Data	Set size		No. of	Time (s)
	Training	Test	vars	Serial	Parallel
Lymphoma	120	120	5	31.21	6.80
German Br. Ca.	343	343	7	36.94	7.74
Boston housing	253	253	13	60.4	13.35
Compress. Strgth	515	515	8	70.7	16.55
Tecator	120	120	100	285.59	66.90
Tecator (PCA)	120	120	22	42.38	8.66

4 CONCLUSION

partDSA is a novel tool for generating a piecewise constant estimation sieve of candidate estimators based on an intensive and comprehensive search over the entire covariate space. The strength of this new algorithm is that it builds precise estimates of the parameter of interest based on ‘and’ and ‘or’ statements. These conjunctions allow combinations and substitutions of partitions for the purpose of discovering intricate correlation patterns and interactions in addition to main effects. As such, partDSA provides users an additional tool for their statistical toolbox.

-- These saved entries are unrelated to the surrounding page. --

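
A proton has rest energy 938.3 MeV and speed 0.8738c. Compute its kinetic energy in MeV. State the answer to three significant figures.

γ = 1/√(1 − β²) = 1/√(1 − 0.76352644) = 1/√0.23647356 = 1/0.486285 = 2.0564.
Kinetic energy: K = (γ − 1)mc² = (2.0564 − 1) × 938.3 MeV = 1.0564 × 938.3 = 991 MeV.

991 MeV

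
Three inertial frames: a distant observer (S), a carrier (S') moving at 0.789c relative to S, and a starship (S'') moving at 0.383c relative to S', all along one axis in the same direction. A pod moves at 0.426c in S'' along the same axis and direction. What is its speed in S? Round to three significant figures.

0.959c

Compose velocities in two stages. Stage 1 (into S'): u₁ = (0.426+0.383)/(1+0.426×0.383) = 0.69552.
Stage 2 (into S): u = (0.69552+0.789)/(1+0.69552×0.789) = 0.95852, so the speed is 0.959c.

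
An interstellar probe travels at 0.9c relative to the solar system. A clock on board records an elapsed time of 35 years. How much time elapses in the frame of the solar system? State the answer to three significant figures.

80.3 years

β² = 0.81, so γ = 1/√0.19 = 2.2942.
Time dilation: Δt = γ·Δτ = 2.2942 × 35 = 80.3 years.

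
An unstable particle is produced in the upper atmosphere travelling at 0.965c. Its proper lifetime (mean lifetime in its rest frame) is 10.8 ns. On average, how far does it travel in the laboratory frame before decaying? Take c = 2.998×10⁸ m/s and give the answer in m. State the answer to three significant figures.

Lorentz factor: γ = (1 − 0.931225)^(−1/2) = 3.8132.
Lab-frame lifetime: Δt = γτ = 3.8132 × 10.8 ns = 41.183 ns.
Distance: d = vΔt = 0.965 × 2.998×10⁸ m/s × 4.1183×10^-8 s = 11.9 m.

11.9 m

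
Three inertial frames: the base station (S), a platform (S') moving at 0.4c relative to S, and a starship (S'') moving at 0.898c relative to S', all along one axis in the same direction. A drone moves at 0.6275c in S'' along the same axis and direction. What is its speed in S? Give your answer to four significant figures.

0.9895c

First combine the drone and starship (S''→S'): u₁ = (0.6275 + 0.898)/(1 + 0.6275×0.898) = 1.5255/1.563495 = 0.9757.
Then combine with the platform (S'→S): u = (0.9757 + 0.4)/(1 + 0.9757×0.4) = 1.3757/1.39028 = 0.98951.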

Depending on the application, partDSA will supersede other methods by being not only more aggressive but also more flexible. As seen in the synthetic and real data sections, as well as the Supplementary Material, partDSA consistently had a lower error than CART, MARS and, when applicable, Logic Regression. In addition, partDSA selected the correct variables and built more parsimonious models than the other algorithms. Importantly, due to partDSA's formation of an ‘or’ statement as a single partition, a greater number of observations are assigned to the final partitions in comparison to CART resulting in more precise and stable estimates of the parameter of interest (as described at the end of Section 3.2).

Due to a focus on minimizing the empirical risk of an estimator, partDSA can accommodate numerous settings with either continuous or categorical outcomes. As a result, the user can decide which loss function is most appropriate for their application. In the partDSA R package, the squared error loss function is implemented for continuous outcomes as well as the Gini and negative log-likelihood loss functions for categorical outcomes.

There are several directions for future work. First, with a continuous outcome, partDSA employs a squared error loss function for two key stages of model building: separating patients into different partitions and selecting the final prediction model. However, an immediate difficulty arises with censored survival data, for the set of observed event times cannot be treated as an uncensored sample; that is, we must modify the loss function so that it can accommodate censored outcome data in a meaningful way. Therefore, the first direction for future work is to expand partDSA for censored outcomes with several appropriate loss functions. Next, to assess the value of an individual variable in the current implementation, partDSA returns a simple frequency of the number of times a variable is selected for each partitioning. The second direction will include exploring more informative variable importance measures and including the relevant ones in the R package.